Beef Rump Steaks with Cucumber Couscous
The perfect beef rump steaks with cucumber couscous recipe with a picture and simple step-by-step instructions.
- 300 g Beef rump steak
- 2 tbsp Olive oil
- Salt and pepper
- 1 tbsp Olive oil
- 1 medium sized Onion red
- 100 g Couscous fine
- 200 ml Water
- 0,5 Cucumber
- 3 Stems Lemon balm fresh
- 150 g Yogurt 10% fat
- 40 g Dried physalis
- 0,5 Lemon untreated
- Steaks 30min. Take out of the fridge before frying. Heat 2 tablespoons of olive oil in a pan and fry the steaks over high heat on both sides for about 3-5 minutes until crispy brown. Salt and pepper and place on a piece of aluminum foil with the frying fat, wrap for 15 minutes .let rest .
- In the meantime, halve the onion and cut into fine strips. Heat 1 tablespoon of olive oil in a saucepan. Put the onions in it over a medium heat for about 2 minutes. Fry. Pour 200ml of lightly salted water and bring to the boil. Stir in the couscous and cover and allow to swell according to the instructions on the packet.
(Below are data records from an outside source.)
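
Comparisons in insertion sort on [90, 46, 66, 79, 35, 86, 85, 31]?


Algorithm: insertion sort
Input: [90, 46, 66, 79, 35, 86, 85, 31]
Sorted: [31, 35, 46, 66, 79, 85, 86, 90]

21


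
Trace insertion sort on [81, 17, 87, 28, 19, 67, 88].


Initial: [81, 17, 87, 28, 19, 67, 88]
Insert 17: [17, 81, 87, 28, 19, 67, 88]
Insert 87: [17, 81, 87, 28, 19, 67, 88]
Insert 28: [17, 28, 81, 87, 19, 67, 88]
Insert 19: [17, 19, 28, 81, 87, 67, 88]
Insert 67: [17, 19, 28, 67, 81, 87, 88]
Insert 88: [17, 19, 28, 67, 81, 87, 88]

Sorted: [17, 19, 28, 67, 81, 87, 88]


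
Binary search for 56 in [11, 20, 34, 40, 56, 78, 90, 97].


Step 1: lo=0, hi=7, mid=3, val=40
Step 2: lo=4, hi=7, mid=5, val=78
Step 3: lo=4, hi=4, mid=4, val=56

Found at index 4


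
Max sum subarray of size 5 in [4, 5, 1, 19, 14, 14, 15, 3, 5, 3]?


[0:5]: 43
[1:6]: 53
[2:7]: 63
[3:8]: 65
[4:9]: 51
[5:10]: 40

Max: 65 at [3:8]


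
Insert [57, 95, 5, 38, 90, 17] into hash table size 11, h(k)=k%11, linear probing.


Insert 57: h=2 -> slot 2
Insert 95: h=7 -> slot 7
Insert 5: h=5 -> slot 5
Insert 38: h=5, 1 probes -> slot 6
Insert 90: h=2, 1 probes -> slot 3
Insert 17: h=6, 2 probes -> slot 8

Table: [None, None, 57, 90, None, 5, 38, 95, 17, None, None]


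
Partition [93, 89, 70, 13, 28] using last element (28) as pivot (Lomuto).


Pivot: 28
  13 <= 28: swap -> [13, 89, 70, 93, 28]
Place pivot at 1: [13, 28, 70, 93, 89]

Partitioned: [13, 28, 70, 93, 89]


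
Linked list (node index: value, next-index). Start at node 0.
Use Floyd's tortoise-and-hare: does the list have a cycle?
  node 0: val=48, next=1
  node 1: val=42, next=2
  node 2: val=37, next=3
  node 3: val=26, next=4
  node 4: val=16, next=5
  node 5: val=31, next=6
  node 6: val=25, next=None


Floyd's tortoise (slow, +1) and hare (fast, +2):
  init: slow=0, fast=0
  step 1: slow=1, fast=2
  step 2: slow=2, fast=4
  step 3: slow=3, fast=6
  step 4: fast -> None, no cycle

Cycle: no


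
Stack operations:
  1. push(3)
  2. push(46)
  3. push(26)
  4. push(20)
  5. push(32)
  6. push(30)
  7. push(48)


push(3) -> [3]
push(46) -> [3, 46]
push(26) -> [3, 46, 26]
push(20) -> [3, 46, 26, 20]
push(32) -> [3, 46, 26, 20, 32]
push(30) -> [3, 46, 26, 20, 32, 30]
push(48) -> [3, 46, 26, 20, 32, 30, 48]

Final stack: [3, 46, 26, 20, 32, 30, 48]


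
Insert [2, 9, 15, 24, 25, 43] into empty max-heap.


Insert 2: [2]
Insert 9: [9, 2]
Insert 15: [15, 2, 9]
Insert 24: [24, 15, 9, 2]
Insert 25: [25, 24, 9, 2, 15]
Insert 43: [43, 24, 25, 2, 15, 9]

Final heap: [43, 24, 25, 2, 15, 9]


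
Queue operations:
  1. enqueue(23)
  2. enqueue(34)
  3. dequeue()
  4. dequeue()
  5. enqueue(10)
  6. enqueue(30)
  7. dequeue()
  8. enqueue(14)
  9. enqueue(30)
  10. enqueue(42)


enqueue(23) -> [23]
enqueue(34) -> [23, 34]
dequeue()->23, [34]
dequeue()->34, []
enqueue(10) -> [10]
enqueue(30) -> [10, 30]
dequeue()->10, [30]
enqueue(14) -> [30, 14]
enqueue(30) -> [30, 14, 30]
enqueue(42) -> [30, 14, 30, 42]

Final queue: [30, 14, 30, 42]


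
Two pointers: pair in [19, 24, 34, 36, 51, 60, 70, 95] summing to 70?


lo=0(19)+hi=7(95)=114
lo=0(19)+hi=6(70)=89
lo=0(19)+hi=5(60)=79
lo=0(19)+hi=4(51)=70

Yes: 19+51=70


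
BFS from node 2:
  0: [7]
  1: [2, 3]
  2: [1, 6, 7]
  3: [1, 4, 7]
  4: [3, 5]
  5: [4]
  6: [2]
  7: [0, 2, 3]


Visit 2, enqueue [1, 6, 7]
Visit 1, enqueue [3]
Visit 6, enqueue []
Visit 7, enqueue [0]
Visit 3, enqueue [4]
Visit 0, enqueue []
Visit 4, enqueue [5]
Visit 5, enqueue []

BFS order: [2, 1, 6, 7, 3, 0, 4, 5]


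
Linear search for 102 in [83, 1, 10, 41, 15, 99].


i=0: 83!=102
i=1: 1!=102
i=2: 10!=102
i=3: 41!=102
i=4: 15!=102
i=5: 99!=102

Not found, 6 comps


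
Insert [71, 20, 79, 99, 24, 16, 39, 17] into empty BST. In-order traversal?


Insert 71: root
Insert 20: L from 71
Insert 79: R from 71
Insert 99: R from 71 -> R from 79
Insert 24: L from 71 -> R from 20
Insert 16: L from 71 -> L from 20
Insert 39: L from 71 -> R from 20 -> R from 24
Insert 17: L from 71 -> L from 20 -> R from 16

In-order: [16, 17, 20, 24, 39, 71, 79, 99]


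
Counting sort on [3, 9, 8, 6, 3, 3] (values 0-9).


Input: [3, 9, 8, 6, 3, 3]
Counts: [0, 0, 0, 3, 0, 0, 1, 0, 1, 1]

Sorted: [3, 3, 3, 6, 8, 9]


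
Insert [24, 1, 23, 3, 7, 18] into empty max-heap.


Insert 24: [24]
Insert 1: [24, 1]
Insert 23: [24, 1, 23]
Insert 3: [24, 3, 23, 1]
Insert 7: [24, 7, 23, 1, 3]
Insert 18: [24, 7, 23, 1, 3, 18]

Final heap: [24, 7, 23, 1, 3, 18]


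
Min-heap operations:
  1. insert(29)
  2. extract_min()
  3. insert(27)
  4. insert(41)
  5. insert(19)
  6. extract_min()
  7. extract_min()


insert(29) -> [29]
extract_min()->29, []
insert(27) -> [27]
insert(41) -> [27, 41]
insert(19) -> [19, 41, 27]
extract_min()->19, [27, 41]
extract_min()->27, [41]

Final heap: [41]


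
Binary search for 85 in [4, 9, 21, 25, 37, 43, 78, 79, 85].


Step 1: lo=0, hi=8, mid=4, val=37
Step 2: lo=5, hi=8, mid=6, val=78
Step 3: lo=7, hi=8, mid=7, val=79
Step 4: lo=8, hi=8, mid=8, val=85

Found at index 8


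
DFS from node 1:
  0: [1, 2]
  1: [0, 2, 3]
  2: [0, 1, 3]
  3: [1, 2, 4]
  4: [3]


Visit 1, push [3, 2, 0]
Visit 0, push [2]
Visit 2, push [3]
Visit 3, push [4]
Visit 4, push []

DFS order: [1, 0, 2, 3, 4]


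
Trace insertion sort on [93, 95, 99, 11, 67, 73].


Initial: [93, 95, 99, 11, 67, 73]
Insert 95: [93, 95, 99, 11, 67, 73]
Insert 99: [93, 95, 99, 11, 67, 73]
Insert 11: [11, 93, 95, 99, 67, 73]
Insert 67: [11, 67, 93, 95, 99, 73]
Insert 73: [11, 67, 73, 93, 95, 99]

Sorted: [11, 67, 73, 93, 95, 99]


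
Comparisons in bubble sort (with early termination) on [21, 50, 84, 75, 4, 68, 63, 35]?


Algorithm: bubble sort (with early termination)
Input: [21, 50, 84, 75, 4, 68, 63, 35]
Sorted: [4, 21, 35, 50, 63, 68, 75, 84]

27


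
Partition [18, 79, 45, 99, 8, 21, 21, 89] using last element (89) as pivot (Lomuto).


Pivot: 89
  18 <= 89: advance i (no swap)
  79 <= 89: advance i (no swap)
  45 <= 89: advance i (no swap)
  8 <= 89: swap -> [18, 79, 45, 8, 99, 21, 21, 89]
  21 <= 89: swap -> [18, 79, 45, 8, 21, 99, 21, 89]
  21 <= 89: swap -> [18, 79, 45, 8, 21, 21, 99, 89]
Place pivot at 6: [18, 79, 45, 8, 21, 21, 89, 99]

Partitioned: [18, 79, 45, 8, 21, 21, 89, 99]


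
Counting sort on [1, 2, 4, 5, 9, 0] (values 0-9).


Input: [1, 2, 4, 5, 9, 0]
Counts: [1, 1, 1, 0, 1, 1, 0, 0, 0, 1]

Sorted: [0, 1, 2, 4, 5, 9]


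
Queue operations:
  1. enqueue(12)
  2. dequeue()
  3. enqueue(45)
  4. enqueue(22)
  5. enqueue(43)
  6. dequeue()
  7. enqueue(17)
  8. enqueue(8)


enqueue(12) -> [12]
dequeue()->12, []
enqueue(45) -> [45]
enqueue(22) -> [45, 22]
enqueue(43) -> [45, 22, 43]
dequeue()->45, [22, 43]
enqueue(17) -> [22, 43, 17]
enqueue(8) -> [22, 43, 17, 8]

Final queue: [22, 43, 17, 8]


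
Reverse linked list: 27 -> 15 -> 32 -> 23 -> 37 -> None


Step 1: curr=27, set curr.next=prev(None) | reversed so far: 27
Step 2: curr=15, set curr.next=prev(27) | reversed so far: 15 -> 27
Step 3: curr=32, set curr.next=prev(15) | reversed so far: 32 -> 15 -> 27
Step 4: curr=23, set curr.next=prev(32) | reversed so far: 23 -> 32 -> 15 -> 27
Step 5: curr=37, set curr.next=prev(23) | reversed so far: 37 -> 23 -> 32 -> 15 -> 27

37 -> 23 -> 32 -> 15 -> 27 -> None


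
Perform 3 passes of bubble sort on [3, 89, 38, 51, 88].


Initial: [3, 89, 38, 51, 88]
Pass 1: [3, 38, 51, 88, 89] (3 swaps)
Pass 2: [3, 38, 51, 88, 89] (0 swaps)
Pass 3: [3, 38, 51, 88, 89] (0 swaps)

After 3 passes: [3, 38, 51, 88, 89]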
- Peel the cucumber, cut in half lengthways, scrape out the seeds with a spoon, and cut the cucumber halves diagonally into pieces about 1cm wide. Pluck lemon balm from the stems, cut finely and stir into the yoghurt ..
- Fluff up the couscous with a fork and mix in the cucumber slices and physalis. Season with salt and pepper. Cut the lemon into wedges. Remove the steaks from the aluminum foil and cut into slices. Serve with cucumber couscous, lemon balm yogurt and lemon wedges.